Run the DESeq pipeline and save it for future use

dds_at <- DESeq(dds_heat_mat, parallel = T)
## estimating size factors
## estimating dispersions
## gene-wise dispersion estimates: 30 workers
## mean-dispersion relationship
## final dispersion estimates, fitting model and testing: 30 workers
vsd_at <- vst(dds_heat_mat, blind = F) 

res_dds_at <- results(dds_at, contrast = c("condition", "stress", "ctl")) 

write.csv(res_dds_at, file = "/mnt/Kanta/rna_seq_tutorial/res_dds_at.csv")

-> Now, we can do some quality checking just like we did for short-read data

Generate a PCA plot

plotPCA(DESeqTransform(vsd_at))

#Majority of our variance is explained by condition!

#We can also generate a pheatmap that visualizes the sample alike-ness

sampleDists <- dist(t(assay(vsd_at)))
sampleDistMatrix <- as.matrix(sampleDists)
rownames(sampleDistMatrix) <- paste(vsd_at$condition)
colors <- colorRampPalette( rev(brewer.pal(9, "Reds")) )(100)
pheatmap(sampleDistMatrix,
         clustering_distance_rows = sampleDists,
         clustering_distance_cols = sampleDists,
         col=colors,
         annotation_names_col = TRUE)

#our samples cluster by conditions!

#Visualize the most significanlty differentirally expressed gene at any specific time point

topGene <- rownames(res_dds_at)[which.min(res_dds_at$padj)] #grab the gene that has the smallest adjusted p-value for that time-point
plotCounts(dds_at, gene = topGene, intgroup = c("condition")) #plot it 

#MA plot to visualize the total differential expression

resultsNames(dds_at) #This will give you all the comparisons that you can look at 
## [1] "Intercept"               "condition_stress_vs_ctl"
res <- lfcShrink(dds_at, coef="condition_stress_vs_ctl", type="ashr") #normalize lfc at a specific timepoint
## using 'ashr' for LFC shrinkage.
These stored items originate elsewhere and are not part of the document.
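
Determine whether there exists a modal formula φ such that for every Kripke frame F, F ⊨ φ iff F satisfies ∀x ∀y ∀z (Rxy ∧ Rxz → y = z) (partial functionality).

Yes — defined by ◇q → □q

This is a Sahlqvist condition; the CD axiom ◇q → □q defines it.
Suppose ◇q→□q is valid. Take Rxy, Rxz and set V(q)={y}. Then ◇q at x, so □q at x, so q at z, i.e. z=y.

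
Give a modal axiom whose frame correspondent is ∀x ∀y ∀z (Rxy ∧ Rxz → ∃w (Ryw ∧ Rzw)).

◇□q → □◇q

This is convergence; the standard corresponding axiom is .2: ◇□q → □◇q.
Suppose ◇□q→□◇q is valid. Take Rxy, Rxz and set V(q)={w : Ryw}. Then □q at y so ◇□q at x, so □◇q at x, so ◇q at z, giving w with Rzw and Ryw.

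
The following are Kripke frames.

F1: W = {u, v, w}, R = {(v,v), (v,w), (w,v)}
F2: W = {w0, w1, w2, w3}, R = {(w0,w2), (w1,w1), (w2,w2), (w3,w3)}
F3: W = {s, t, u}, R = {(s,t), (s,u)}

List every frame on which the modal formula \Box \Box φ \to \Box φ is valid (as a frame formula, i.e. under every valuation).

The schema corresponds to density: \forall x \forall y (Rxy \to \exists z (Rxz \wedge Rzy)).
F1: ✓.
F2: ✓.
F3: fails — Rsu but no z with Rsz and Rzu.
Valid on: F1, F2.

F1, F2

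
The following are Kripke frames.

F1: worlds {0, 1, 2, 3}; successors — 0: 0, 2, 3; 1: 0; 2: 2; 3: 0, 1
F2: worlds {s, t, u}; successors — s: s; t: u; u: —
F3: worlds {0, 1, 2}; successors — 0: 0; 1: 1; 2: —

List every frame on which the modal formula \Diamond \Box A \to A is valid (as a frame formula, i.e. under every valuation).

F3

The schema corresponds to symmetry: \forall x \forall y (Rxy \to Ryx).
F1: fails — R10 but not R01.
F2: fails — Rtu but not Rut.
F3: satisfies the condition.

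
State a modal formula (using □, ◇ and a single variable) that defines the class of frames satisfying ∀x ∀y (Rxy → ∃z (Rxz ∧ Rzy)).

A defining formula is □□r → □r (the C4 axiom).
Suppose □□r→□r is valid. Take Rxy and set V(r)={w : xR²w}. Then □□r at x, so □r at x, so r at y, i.e. ∃z(Rxz∧Rzy).

□□r → □r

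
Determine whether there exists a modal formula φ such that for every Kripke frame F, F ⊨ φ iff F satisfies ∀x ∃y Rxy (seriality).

The condition is seriality. A defining modal formula is □r → ◇r.
Suppose □r→◇r is valid. At any x set V(r)=W. Then □r at x, so ◇r at x, so x has a successor.

Yes — defined by □r → ◇r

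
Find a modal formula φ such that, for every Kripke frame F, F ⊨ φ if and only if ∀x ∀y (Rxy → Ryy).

The condition is shift-reflexivity. The T□ schema □(□ψ → ψ) defines it.
Suppose □(□ψ→ψ) is valid. Take Rxy and set V(ψ)={w : Ryw}. Then at y, □ψ holds; since □(□ψ→ψ) at x, □ψ→ψ at y, so ψ at y, i.e. Ryy.

□(□ψ → ψ)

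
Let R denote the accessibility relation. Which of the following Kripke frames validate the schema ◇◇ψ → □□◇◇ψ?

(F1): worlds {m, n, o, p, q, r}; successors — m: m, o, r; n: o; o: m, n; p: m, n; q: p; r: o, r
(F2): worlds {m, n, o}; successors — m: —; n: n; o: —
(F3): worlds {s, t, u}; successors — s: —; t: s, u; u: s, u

This is the axiom for a generalized confluence (Geach) condition; its first-order frame correspondent is ∀x ∀y ∀z ((xR²y ∧ xR²z) → ∃w (y = w ∧ zR²w)).
(F1): fails — mR²n, mR²o but no w with n=w and oR²w.
(F2): condition met.
(F3): fails — tR²s, tR²s but no w with s=w and sR²w.
Valid on: (F2).

(F2)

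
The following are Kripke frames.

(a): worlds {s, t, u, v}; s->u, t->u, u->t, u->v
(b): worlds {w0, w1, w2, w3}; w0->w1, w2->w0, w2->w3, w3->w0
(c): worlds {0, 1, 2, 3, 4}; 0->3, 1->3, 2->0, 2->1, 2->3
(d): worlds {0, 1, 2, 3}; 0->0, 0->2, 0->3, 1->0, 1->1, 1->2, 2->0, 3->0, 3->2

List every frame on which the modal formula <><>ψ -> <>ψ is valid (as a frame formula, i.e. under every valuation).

The schema corresponds to transitivity: forall x forall y forall z (Rxy & Ryz -> Rxz).
(a): fails — Rsu and Ruv but not Rsv.
(b): fails — Rw3w0 and Rw0w1 but not Rw3w1.
(c): condition met.
(d): fails — R10 and R03 but not R13.
Valid on: (c).

(c)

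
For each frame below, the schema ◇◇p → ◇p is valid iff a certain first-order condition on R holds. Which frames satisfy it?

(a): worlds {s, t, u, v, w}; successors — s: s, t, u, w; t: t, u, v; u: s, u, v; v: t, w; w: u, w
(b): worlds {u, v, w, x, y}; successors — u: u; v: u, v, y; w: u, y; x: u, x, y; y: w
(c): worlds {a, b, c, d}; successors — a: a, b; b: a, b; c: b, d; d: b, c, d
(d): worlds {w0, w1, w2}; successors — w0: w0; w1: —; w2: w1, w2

(d)

This is the axiom for transitivity; its first-order frame correspondent is ∀x ∀y ∀z (Rxy ∧ Ryz → Rxz).
(a): fails — Ruv and Rvt but not Rut.
(b): fails — Ryw and Rwu but not Ryu.
(c): fails — Rcd and Rdc but not Rcc.
(d): condition met.
Valid on: (d).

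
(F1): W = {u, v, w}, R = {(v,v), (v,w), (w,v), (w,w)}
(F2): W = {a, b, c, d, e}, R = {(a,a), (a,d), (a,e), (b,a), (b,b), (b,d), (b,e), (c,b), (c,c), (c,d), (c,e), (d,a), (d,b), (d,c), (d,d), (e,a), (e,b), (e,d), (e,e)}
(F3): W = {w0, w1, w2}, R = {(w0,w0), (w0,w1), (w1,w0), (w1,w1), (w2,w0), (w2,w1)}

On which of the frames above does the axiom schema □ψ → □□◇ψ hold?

(F1), (F2), (F3)

This is the axiom for a generalized confluence (Geach) condition; its first-order frame correspondent is ∀x ∀z (xR²z → ∃w (xRw ∧ zRw)).
(F1): satisfies the condition.
(F2): satisfies the condition.
(F3): satisfies the condition.
Valid on: (F1), (F2), (F3).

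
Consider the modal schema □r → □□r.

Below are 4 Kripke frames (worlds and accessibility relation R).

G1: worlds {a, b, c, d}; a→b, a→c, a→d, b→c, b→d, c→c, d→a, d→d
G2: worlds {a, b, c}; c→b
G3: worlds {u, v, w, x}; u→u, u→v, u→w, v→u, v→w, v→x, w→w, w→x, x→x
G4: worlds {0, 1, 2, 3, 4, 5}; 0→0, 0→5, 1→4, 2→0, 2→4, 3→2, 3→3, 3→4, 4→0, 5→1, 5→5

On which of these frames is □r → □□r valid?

G2

This is the axiom for transitivity; its first-order frame correspondent is ∀x ∀y ∀z (Rxy ∧ Ryz → Rxz).
G1: fails — Rad and Rda but not Raa.
G2: satisfies the condition.
G3: fails — Ruv and Rvx but not Rux.
G4: fails — R34 and R40 but not R30.
Valid on: G2.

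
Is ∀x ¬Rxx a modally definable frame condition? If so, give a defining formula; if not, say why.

No — not modally definable

If a class were modally definable it would be closed under surjective bounded morphisms (Goldblatt–Thomason).
The 3-cycle (worlds a,b,c with a→b→c→a) is irreflexive, and the map sending every world to a single reflexive point • is a surjective bounded morphism (forth: every edge maps to (•,•); back: every world has a successor). So any modal formula valid on the 3-cycle is also valid on the reflexive point, which is not irreflexive.
Hence irreflexivity is not modally definable.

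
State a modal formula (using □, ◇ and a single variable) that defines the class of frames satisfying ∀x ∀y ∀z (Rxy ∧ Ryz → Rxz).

□p → □□p

A defining formula is □p → □□p (the 4 axiom).
Suppose □p→□□p is valid. Take Rxy, Ryz and set V(p)={w : Rxw}. Then □p at x, so □□p at x, so □p at y, so p at z, i.e. Rxz.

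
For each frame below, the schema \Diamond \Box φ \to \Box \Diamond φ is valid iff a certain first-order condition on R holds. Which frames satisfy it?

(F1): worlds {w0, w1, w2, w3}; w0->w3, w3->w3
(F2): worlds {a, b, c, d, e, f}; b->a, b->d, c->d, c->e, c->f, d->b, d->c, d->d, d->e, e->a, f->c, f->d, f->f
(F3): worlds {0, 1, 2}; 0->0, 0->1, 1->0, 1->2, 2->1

Frame correspondent (Sahlqvist): \forall x \forall y \forall z (Rxy \wedge Rxz \to \exists w (Ryw \wedge Rzw)) — i.e. convergence.
(F1): holds.
(F2): fails — Rba and Rba but a and a have no common successor.
(F3): holds.

(F1), (F3)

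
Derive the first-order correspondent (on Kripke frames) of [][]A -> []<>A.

forall x forall z (xRz -> exists w (x R^2 w & zRw))

This is a Sahlqvist (Geach-type) schema ◇^0□^2A → □^1◇^1A.
Minimal-valuation argument: fix x; take any y with xR^0y and any z with xR^1z. Set V(A) to the set of worlds R-reachable from y in exactly 2 steps. Then □^2A holds at y, so the antecedent holds at x; validity forces ◇^1A at z, giving a w with zR^1w and yR^2w.
First-order correspondent: forall x forall z (xRz -> exists w (x R^2 w & zRw)).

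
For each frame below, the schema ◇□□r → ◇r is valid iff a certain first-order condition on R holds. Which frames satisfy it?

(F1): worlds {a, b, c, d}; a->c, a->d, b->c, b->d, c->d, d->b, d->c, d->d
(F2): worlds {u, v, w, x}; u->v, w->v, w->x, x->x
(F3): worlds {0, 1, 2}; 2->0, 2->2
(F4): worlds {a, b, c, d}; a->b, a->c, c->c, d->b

(F1)

Frame correspondent (Sahlqvist): ∀x ∀y (xRy → ∃w (yR²w ∧ xRw)) — i.e. a generalized confluence (Geach) condition.
(F1): condition met.
(F2): fails — uRv but no t with vR²t and uRt.
(F3): fails — 2R0 but no w with 0R²w and 2Rw.
(F4): fails — aRb but no w with bR²w and aRw.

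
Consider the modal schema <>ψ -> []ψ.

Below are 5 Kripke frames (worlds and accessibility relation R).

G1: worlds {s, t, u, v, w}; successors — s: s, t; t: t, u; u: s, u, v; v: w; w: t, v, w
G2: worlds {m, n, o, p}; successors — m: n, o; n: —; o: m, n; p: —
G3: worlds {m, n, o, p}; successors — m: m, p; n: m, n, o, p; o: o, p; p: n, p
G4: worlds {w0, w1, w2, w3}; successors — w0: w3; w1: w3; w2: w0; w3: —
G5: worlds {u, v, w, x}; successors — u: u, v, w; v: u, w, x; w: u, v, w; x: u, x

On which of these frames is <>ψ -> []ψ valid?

Frame correspondent (Sahlqvist): forall x forall y forall z (Rxy & Rxz -> y = z) — i.e. partial functionality.
G1: fails — s sees both s and t.
G2: fails — m sees both n and o.
G3: fails — m sees both m and p.
G4: condition met.
G5: fails — u sees both u and v.
Valid on: G4.

G4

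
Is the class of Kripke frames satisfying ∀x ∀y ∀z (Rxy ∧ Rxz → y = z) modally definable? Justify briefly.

Yes: it is partial functionality, defined by the CD schema ◇p → □p.
Suppose ◇p→□p is valid. Take Rxy, Rxz and set V(p)={y}. Then ◇p at x, so □p at x, so p at z, i.e. z=y.

Definable; ◇p → □p defines it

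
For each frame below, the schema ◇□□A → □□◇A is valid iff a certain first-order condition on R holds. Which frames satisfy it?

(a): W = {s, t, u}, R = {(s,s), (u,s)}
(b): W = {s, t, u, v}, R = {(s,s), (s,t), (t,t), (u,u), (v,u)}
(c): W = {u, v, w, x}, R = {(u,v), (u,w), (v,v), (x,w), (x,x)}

(a), (b)

This is the axiom for a generalized confluence (Geach) condition; its first-order frame correspondent is ∀x ∀y ∀z ((xRy ∧ xR²z) → ∃w (yR²w ∧ zRw)).
(a): condition met.
(b): condition met.
(c): fails — uRw, uR²v but no t with wR²t and vRt.
Valid on: (a), (b).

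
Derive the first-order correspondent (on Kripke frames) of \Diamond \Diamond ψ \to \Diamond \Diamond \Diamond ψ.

This is a Sahlqvist (Geach-type) schema ◇^2□^0ψ → □^0◇^3ψ.
Minimal-valuation argument: fix x; take any y with xR^2y and any z with xR^0z. Set V(ψ) to the set of worlds R-reachable from y in exactly 0 steps. Then □^0ψ holds at y, so the antecedent holds at x; validity forces ◇^3ψ at z, giving a w with zR^3w and yR^0w.
First-order correspondent: \forall x \forall y (x R^2 y \to \exists w (y = w \wedge x R^3 w)).

\forall x \forall y (x R^2 y \to \exists w (y = w \wedge x R^3 w))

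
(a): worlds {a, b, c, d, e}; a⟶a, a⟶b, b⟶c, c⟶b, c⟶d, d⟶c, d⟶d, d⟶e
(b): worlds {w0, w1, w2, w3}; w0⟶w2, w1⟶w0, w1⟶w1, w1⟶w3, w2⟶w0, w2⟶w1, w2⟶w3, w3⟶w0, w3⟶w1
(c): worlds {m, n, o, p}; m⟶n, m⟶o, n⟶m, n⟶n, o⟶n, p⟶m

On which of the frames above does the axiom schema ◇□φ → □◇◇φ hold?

(c)

Frame correspondent (Sahlqvist): ∀x ∀y ∀z ((xRy ∧ xRz) → ∃w (yRw ∧ zR²w)) — i.e. a generalized confluence (Geach) condition.
(a): fails — aRb, aRb but no w with bRw and bR²w.
(b): fails — w1Rw0, w1Rw0 but no w with w0Rw and w0R²w.
(c): holds.
Valid on: (c).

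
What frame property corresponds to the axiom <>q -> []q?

Suppose ◇q→□q is valid. Take Rxy, Rxz and set V(q)={y}. Then ◇q at x, so □q at x, so q at z, i.e. z=y.

partial functionality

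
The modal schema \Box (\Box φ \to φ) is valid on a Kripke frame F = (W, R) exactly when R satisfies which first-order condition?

Shift-reflexivity

Suppose □(□φ→φ) is valid. Take Rxy and set V(φ)={w : Ryw}. Then at y, □φ holds; since □(□φ→φ) at x, □φ→φ at y, so φ at y, i.e. Ryy.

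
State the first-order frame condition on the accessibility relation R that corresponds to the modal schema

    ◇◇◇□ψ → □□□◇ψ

This is a Sahlqvist (Geach-type) schema ◇^3□^1ψ → □^3◇^1ψ.
Minimal-valuation argument: fix x; take any y with xR^3y and any z with xR^3z. Set V(ψ) to the set of worlds R-reachable from y in exactly 1 step. Then □^1ψ holds at y, so the antecedent holds at x; validity forces ◇^1ψ at z, giving a w with zR^1w and yR^1w.
First-order correspondent: ∀x ∀y ∀z ((xR³y ∧ xR³z) → ∃w (yRw ∧ zRw)).

∀x ∀y ∀z ((xR³y ∧ xR³z) → ∃w (yRw ∧ zRw))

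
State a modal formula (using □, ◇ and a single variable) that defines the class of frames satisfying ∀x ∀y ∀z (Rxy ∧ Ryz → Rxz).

A defining formula is □s → □□s (the 4 axiom).

□s → □□s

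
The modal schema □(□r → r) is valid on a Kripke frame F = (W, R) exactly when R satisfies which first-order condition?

Suppose □(□r→r) is valid. Take Rxy and set V(r)={w : Ryw}. Then at y, □r holds; since □(□r→r) at x, □r→r at y, so r at y, i.e. Ryy.
The converse is a direct semantic check.
So the correspondent is shift-reflexivity.

shift-reflexivity: ∀x ∀y (Rxy → Ryy)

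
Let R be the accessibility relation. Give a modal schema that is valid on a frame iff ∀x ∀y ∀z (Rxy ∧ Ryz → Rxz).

The condition is transitivity. The 4 schema □s → □□s defines it.
Suppose □s→□□s is valid. Take Rxy, Ryz and set V(s)={w : Rxw}. Then □s at x, so □□s at x, so □s at y, so s at z, i.e. Rxz.

□s → □□s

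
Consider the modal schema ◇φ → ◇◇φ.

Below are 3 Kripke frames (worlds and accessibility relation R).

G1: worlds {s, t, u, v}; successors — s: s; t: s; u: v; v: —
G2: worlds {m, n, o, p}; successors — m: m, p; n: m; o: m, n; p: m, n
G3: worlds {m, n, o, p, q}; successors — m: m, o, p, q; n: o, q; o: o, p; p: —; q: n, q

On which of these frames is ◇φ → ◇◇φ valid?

The schema corresponds to a generalized confluence (Geach) condition: ∀x ∀y (xRy → ∃w (y = w ∧ xR²w)).
G1: fails — uRv but no w with v=w and uR²w.
G2: fails — oRn but no w with n=w and oR²w.
G3: condition met.

G3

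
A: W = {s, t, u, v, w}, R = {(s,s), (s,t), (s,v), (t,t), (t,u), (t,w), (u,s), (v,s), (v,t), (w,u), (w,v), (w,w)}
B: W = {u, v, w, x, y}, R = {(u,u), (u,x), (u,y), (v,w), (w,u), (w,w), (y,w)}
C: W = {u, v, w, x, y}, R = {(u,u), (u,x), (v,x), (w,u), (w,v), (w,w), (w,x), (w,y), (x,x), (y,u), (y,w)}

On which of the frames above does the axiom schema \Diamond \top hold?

The schema corresponds to seriality: \forall x \exists y Rxy.
A: satisfies the condition.
B: fails — world x has no successor.
C: satisfies the condition.
Valid on: A, C.

A, C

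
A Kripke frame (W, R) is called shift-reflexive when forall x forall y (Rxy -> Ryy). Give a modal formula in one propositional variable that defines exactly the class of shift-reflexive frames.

The condition is shift-reflexivity. The T□ schema □(□r → r) defines it.
Suppose □(□r→r) is valid. Take Rxy and set V(r)={w : Ryw}. Then at y, □r holds; since □(□r→r) at x, □r→r at y, so r at y, i.e. Ryy.

□(□r → r)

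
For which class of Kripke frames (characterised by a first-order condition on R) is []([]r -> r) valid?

shift-reflexivity

Suppose □(□r→r) is valid. Take Rxy and set V(r)={w : Ryw}. Then at y, □r holds; since □(□r→r) at x, □r→r at y, so r at y, i.e. Ryy.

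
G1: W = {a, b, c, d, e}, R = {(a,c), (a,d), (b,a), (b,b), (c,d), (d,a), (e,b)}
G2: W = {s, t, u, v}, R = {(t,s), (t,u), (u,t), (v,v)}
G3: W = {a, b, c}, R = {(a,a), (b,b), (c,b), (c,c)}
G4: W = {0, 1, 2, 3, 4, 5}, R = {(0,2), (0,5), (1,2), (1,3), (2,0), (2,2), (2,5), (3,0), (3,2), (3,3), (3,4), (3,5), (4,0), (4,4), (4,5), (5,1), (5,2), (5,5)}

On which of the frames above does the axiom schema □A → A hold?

The schema corresponds to reflexivity: ∀x Rxx.
G1: fails — world a does not see itself.
G2: fails — world s does not see itself.
G3: condition met.
G4: fails — world 0 does not see itself.

G3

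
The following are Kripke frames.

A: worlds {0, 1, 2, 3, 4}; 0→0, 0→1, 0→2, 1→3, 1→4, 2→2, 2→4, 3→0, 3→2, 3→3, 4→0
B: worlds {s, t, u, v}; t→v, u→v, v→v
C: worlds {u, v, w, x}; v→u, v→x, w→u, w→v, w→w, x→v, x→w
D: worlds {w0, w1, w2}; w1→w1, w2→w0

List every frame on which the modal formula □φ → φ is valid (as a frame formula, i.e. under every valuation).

This is the axiom for reflexivity; its first-order frame correspondent is ∀x Rxx.
A: fails — world 1 does not see itself.
B: fails — world s does not see itself.
C: fails — world u does not see itself.
D: fails — world w0 does not see itself.
Valid on no frame.

none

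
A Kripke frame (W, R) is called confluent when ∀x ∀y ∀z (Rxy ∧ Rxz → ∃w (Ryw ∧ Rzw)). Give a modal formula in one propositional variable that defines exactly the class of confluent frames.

A defining formula is ◇□s → □◇s (the .2 axiom).

◇□s → □◇s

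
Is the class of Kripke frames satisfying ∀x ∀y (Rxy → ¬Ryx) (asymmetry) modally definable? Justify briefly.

If a class were modally definable it would be closed under surjective bounded morphisms (Goldblatt–Thomason).
The 5-cycle (worlds 0,1,2,3,4 with 0→1→2→3→4→0) is asymmetric. Mapping every world to a single reflexive point • is a surjective bounded morphism, and the reflexive point is not asymmetric (R•• but asymmetry requires ¬R••).
Hence asymmetry is not modally definable.

No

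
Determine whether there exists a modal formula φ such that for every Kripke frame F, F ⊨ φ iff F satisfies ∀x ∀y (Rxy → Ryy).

Yes — defined by □(□r → r)

Yes: it is shift-reflexivity, defined by the T□ schema □(□r → r).
Suppose □(□r→r) is valid. Take Rxy and set V(r)={w : Ryw}. Then at y, □r holds; since □(□r→r) at x, □r→r at y, so r at y, i.e. Ryy.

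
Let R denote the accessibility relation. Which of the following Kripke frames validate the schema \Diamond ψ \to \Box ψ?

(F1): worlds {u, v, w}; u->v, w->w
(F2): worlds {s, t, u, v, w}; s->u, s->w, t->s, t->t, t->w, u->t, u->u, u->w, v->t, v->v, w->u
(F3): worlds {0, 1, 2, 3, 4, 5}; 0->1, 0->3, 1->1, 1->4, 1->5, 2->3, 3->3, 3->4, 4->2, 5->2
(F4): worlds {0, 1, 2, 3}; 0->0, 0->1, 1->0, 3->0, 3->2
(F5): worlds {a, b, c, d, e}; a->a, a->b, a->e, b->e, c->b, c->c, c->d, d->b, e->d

(F1)

This is the axiom for partial functionality; its first-order frame correspondent is \forall x \forall y \forall z (Rxy \wedge Rxz \to y = z).
(F1): satisfies the condition.
(F2): fails — s sees both u and w.
(F3): fails — 0 sees both 1 and 3.
(F4): fails — 0 sees both 0 and 1.
(F5): fails — a sees both a and b.
Valid on: (F1).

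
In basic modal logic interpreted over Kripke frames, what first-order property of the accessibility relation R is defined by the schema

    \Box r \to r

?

This is the T axiom.
It corresponds to reflexivity: \forall x Rxx.

reflexivity: \forall x Rxx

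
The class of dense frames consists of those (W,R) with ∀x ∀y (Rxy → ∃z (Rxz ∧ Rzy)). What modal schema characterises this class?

The condition is density. The C4 schema □□s → □s defines it.
Suppose □□s→□s is valid. Take Rxy and set V(s)={w : xR²w}. Then □□s at x, so □s at x, so s at y, i.e. ∃z(Rxz∧Rzy).

□□s → □s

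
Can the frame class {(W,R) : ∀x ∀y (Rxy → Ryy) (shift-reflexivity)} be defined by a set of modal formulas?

Definable; □(□r → r) defines it

The condition is shift-reflexivity. A defining modal formula is □(□r → r).
Suppose □(□r→r) is valid. Take Rxy and set V(r)={w : Ryw}. Then at y, □r holds; since □(□r→r) at x, □r→r at y, so r at y, i.e. Ryy.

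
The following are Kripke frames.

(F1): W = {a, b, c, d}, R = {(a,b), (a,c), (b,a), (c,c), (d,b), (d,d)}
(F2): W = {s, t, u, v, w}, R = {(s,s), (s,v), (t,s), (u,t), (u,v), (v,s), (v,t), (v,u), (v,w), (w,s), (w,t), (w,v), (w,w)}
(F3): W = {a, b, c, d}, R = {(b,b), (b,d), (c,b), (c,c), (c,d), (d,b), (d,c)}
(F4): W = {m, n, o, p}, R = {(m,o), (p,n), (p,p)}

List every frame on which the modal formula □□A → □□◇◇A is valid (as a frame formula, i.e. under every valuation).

(F1), (F2), (F3)

The schema corresponds to a generalized confluence (Geach) condition: ∀x ∀z (xR²z → ∃w (xR²w ∧ zR²w)).
(F1): ✓.
(F2): ✓.
(F3): ✓.
(F4): fails — pR²n but no w with pR²w and nR²w.
Valid on: (F1), (F2), (F3).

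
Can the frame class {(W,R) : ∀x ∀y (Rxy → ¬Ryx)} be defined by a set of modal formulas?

Modal frame validity is preserved under surjective bounded morphisms.
The 5-cycle (worlds a,b,c,d,e with a→b→c→d→e→a) is asymmetric. Mapping every world to a single reflexive point • is a surjective bounded morphism, and the reflexive point is not asymmetric (R•• but asymmetry requires ¬R••).
So no modal formula (or set of formulas) defines exactly the asymmetric frames.

Not modally definable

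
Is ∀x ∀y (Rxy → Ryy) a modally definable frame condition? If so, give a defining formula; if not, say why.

Yes, by □(□q → q)

The condition is shift-reflexivity. A defining modal formula is □(□q → q).
Suppose □(□q→q) is valid. Take Rxy and set V(q)={w : Ryw}. Then at y, □q holds; since □(□q→q) at x, □q→q at y, so q at y, i.e. Ryy.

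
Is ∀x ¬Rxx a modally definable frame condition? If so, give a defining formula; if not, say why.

If a class were modally definable it would be closed under surjective bounded morphisms (Goldblatt–Thomason).
The 2-cycle (worlds 0,1 with 0→1→0) is irreflexive, and the map sending every world to a single reflexive point • is a surjective bounded morphism (forth: every edge maps to (•,•); back: every world has a successor). So any modal formula valid on the 2-cycle is also valid on the reflexive point, which is not irreflexive.
So the class is not modally definable.

Not definable by any modal formula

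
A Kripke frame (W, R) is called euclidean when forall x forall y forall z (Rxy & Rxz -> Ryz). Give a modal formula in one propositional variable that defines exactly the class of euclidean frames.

◇p → □◇p

This is the Euclidean property; the standard corresponding axiom is 5: ◇p → □◇p.
Suppose ◇p→□◇p is valid. Take Rxy, Rxz and set V(p)={y}. Then ◇p at x, so □◇p at x, so ◇p at z, so some w with Rzw has p; w=y, i.e. Rzy. By symmetry of the argument, Ryz.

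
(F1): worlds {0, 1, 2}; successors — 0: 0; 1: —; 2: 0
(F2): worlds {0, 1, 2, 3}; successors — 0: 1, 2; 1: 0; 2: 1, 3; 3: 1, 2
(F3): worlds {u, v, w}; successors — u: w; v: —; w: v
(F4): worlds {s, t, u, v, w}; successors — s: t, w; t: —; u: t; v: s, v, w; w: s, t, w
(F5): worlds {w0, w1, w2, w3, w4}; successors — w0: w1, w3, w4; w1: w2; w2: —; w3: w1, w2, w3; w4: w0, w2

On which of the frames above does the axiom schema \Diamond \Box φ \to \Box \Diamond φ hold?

(F1)

This is the axiom for convergence; its first-order frame correspondent is \forall x \forall y \forall z (Rxy \wedge Rxz \to \exists w (Ryw \wedge Rzw)).
(F1): condition met.
(F2): fails — R02 and R01 but 2 and 1 have no common successor.
(F3): fails — Rwv and Rwv but v and v have no common successor.
(F4): fails — Rsw and Rst but w and t have no common successor.
(F5): fails — Rw1w2 and Rw1w2 but w2 and w2 have no common successor.
Valid on: (F1).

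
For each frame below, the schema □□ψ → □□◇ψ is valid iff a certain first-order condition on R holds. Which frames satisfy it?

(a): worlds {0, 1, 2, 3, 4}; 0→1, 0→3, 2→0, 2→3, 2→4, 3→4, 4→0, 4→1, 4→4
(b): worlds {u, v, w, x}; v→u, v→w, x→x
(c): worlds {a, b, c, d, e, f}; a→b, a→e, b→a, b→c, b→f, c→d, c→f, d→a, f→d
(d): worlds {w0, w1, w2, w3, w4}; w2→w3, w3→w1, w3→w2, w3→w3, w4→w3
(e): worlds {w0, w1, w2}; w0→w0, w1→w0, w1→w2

(b), (e)

This is the axiom for a generalized confluence (Geach) condition; its first-order frame correspondent is ∀x ∀z (xR²z → ∃w (xR²w ∧ zRw)).
(a): fails — 2R²1 but no w with 2R²w and 1Rw.
(b): satisfies the condition.
(c): fails — aR²a but no w with aR²w and aRw.
(d): fails — w2R²w1 but no w with w2R²w and w1Rw.
(e): satisfies the condition.
Valid on: (b), (e).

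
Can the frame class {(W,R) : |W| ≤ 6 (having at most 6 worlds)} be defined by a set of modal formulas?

If a class were modally definable it would be closed under disjoint unions (Goldblatt–Thomason).
Any modal formula valid on each of 7 disjoint one-world frames is valid on their disjoint union (validity is preserved under disjoint unions). Each one-world frame has |W|=1≤6, but the union has |W|=7.
Hence having at most 6 worlds is not modally definable.

Not definable by any modal formula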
If used in published research, please cite:
##     Stephens, M. (2016) False discovery rates: a new deal. Biostatistics, 18:2.
##     https://doi.org/10.1093/biostatistics/kxw041
DESeq2::plotMA(res, xlim=c(5,1e6), ylim=c(-10,10)) #plot your MA plot to visualize the differentially expressed genes

You just finished a differential expression analysis!